Friday, November 17, 1916.
香港英十一月十七號 禮拜五

Page 4


The Boy Scouts.

   The letter which we published yesterday, on the subject of the Hongkong Boy Scouts, will surprise no one who has marked, learned and inwardly digested the manners and customs of the Britisher of this delectable Colony. About a year ago, it was announced with a blare of trumpets that some $3,500 had been collected here for the Scouts. A meeting was held, whereat the giant possibilities of the organisation were descanted upon; officers were appointed, the Colony talked- and the next thing we learned was that, with the exception of the St. Joseph's and Kowloon troops, the whole thing had gone to smash. Why was the smash not foreseen by those who gave their countenance to the meeting a year ago? Or else; Why need the smash have come at all? So far as we can see, nothing but the traditional prejudices of Hongkong stood in the way of a successful career for the Wolf Cubs.
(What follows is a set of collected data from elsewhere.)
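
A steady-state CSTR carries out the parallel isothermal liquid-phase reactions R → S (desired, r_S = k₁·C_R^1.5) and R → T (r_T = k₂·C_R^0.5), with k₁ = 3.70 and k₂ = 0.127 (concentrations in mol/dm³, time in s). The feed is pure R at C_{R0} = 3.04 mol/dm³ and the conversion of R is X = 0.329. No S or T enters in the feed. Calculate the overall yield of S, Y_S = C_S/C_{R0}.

Exit C_R = C_{R0}(1−X) = 3.04×0.671 = 2.040 mol/dm³.
Rates in a CSTR are evaluated at the outlet concentration: r_S = 3.70×2.040^1.5 = 10.78, r_T = 0.127×2.040^0.5 = 0.1814.
Fraction of consumed R going to S: r_S/(r_S+r_T) = 0.9835.
C_S = 0.9835·C_{R0}·X = 0.9835×3.04×0.329 = 0.984 mol/dm³; Y_S = C_S/C_{R0} = 0.324.

0.324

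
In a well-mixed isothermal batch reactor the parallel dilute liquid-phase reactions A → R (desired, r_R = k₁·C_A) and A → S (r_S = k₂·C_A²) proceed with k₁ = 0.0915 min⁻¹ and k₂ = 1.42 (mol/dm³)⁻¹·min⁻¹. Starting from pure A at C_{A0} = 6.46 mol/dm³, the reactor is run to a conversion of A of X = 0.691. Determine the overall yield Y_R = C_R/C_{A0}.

0.0115

C_A = C_{A0}(1−X) = 1.996 mol/dm³.
Along a PFR/batch, dC_R/dC_A = −r_R/(r_R+r_S) = −k₁/(k₁+k₂·C_A).
Integrating from C_{A0} to C_A: C_R = (0.0915/1.42)·ln[(0.0915+1.42·6.46)/(0.0915+1.42·2.00)] = 0.06444·ln(9.265/2.926) = 0.07427 mol/dm³.
Y_R = C_R/C_{A0} = 0.07427/6.46 = 0.0115.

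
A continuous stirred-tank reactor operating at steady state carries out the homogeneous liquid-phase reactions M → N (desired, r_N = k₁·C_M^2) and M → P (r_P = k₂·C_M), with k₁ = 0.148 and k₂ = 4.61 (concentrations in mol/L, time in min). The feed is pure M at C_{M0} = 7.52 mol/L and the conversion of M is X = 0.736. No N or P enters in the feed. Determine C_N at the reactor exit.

0.332 mol/L

Exit C_M = C_{M0}(1−X) = 7.52×0.264 = 1.985 mol/L.
Rates in a CSTR are evaluated at the outlet concentration: r_N = 0.148×1.985^2 = 0.5833, r_P = 4.61×1.985 = 9.152.
Fraction of consumed M going to N: r_N/(r_N+r_P) = 0.05992.
C_N = 0.05992·C_{M0}·X = 0.05992×7.52×0.736 = 0.332 mol/L.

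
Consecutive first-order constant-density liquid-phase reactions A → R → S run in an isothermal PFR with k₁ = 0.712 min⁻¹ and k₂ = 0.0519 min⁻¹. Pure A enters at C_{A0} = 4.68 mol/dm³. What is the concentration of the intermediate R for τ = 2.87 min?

3.70 mol/dm³

Solving the coupled first-order balances gives C_R(τ) = [k₁/(k₂−k₁)]·C_{A0}·(e^(−k₁τ) − e^(−k₂τ)).
e^(−k₁τ) = e^(−0.712×2.87) = e^(−2.043) = 0.1296; e^(−k₂τ) = e^(−0.1490) = 0.8616.
C_R = 0.712×4.68/(0.0519−0.712) × (0.1296−0.8616) = (-5.048)×(-0.7320) = 3.695 mol/dm³.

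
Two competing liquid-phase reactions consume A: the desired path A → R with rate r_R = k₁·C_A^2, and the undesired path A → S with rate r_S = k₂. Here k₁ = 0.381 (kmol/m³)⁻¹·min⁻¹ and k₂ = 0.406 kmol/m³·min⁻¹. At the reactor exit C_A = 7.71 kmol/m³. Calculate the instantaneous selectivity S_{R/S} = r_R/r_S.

55.8

S_{R/S} = r_R/r_S = (k₁·C_A^2)/(k₂) = (k₁/k₂)·C_A^2.
= (0.381×7.710^2) / (0.406) = 22.65/0.4060 = 55.8.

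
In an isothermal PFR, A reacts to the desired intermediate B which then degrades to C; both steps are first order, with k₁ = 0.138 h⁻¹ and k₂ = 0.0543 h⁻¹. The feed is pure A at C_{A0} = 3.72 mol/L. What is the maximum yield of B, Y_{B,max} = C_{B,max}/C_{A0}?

For a first-order series the maximum intermediate yield is C_{B,max}/C_{A0} = (k₁/k₂)^[k₂/(k₂−k₁)].
= (0.138/0.0543)^(0.0543/(0.0543−0.138)) = (2.541)^(-0.6487) = 0.5460.

0.546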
Flying in the face of the generous socialistic intentions of General Baden Powell, Hongkong decided that it should rather not be mixed up in the movement; and Hongkong's word on any social matter is, needless to say, final. The Wolf Cubs collapsed and only the St. Josephs and Kowloon troops survived. To these we wish all success and a happy issue out of all their afflictions.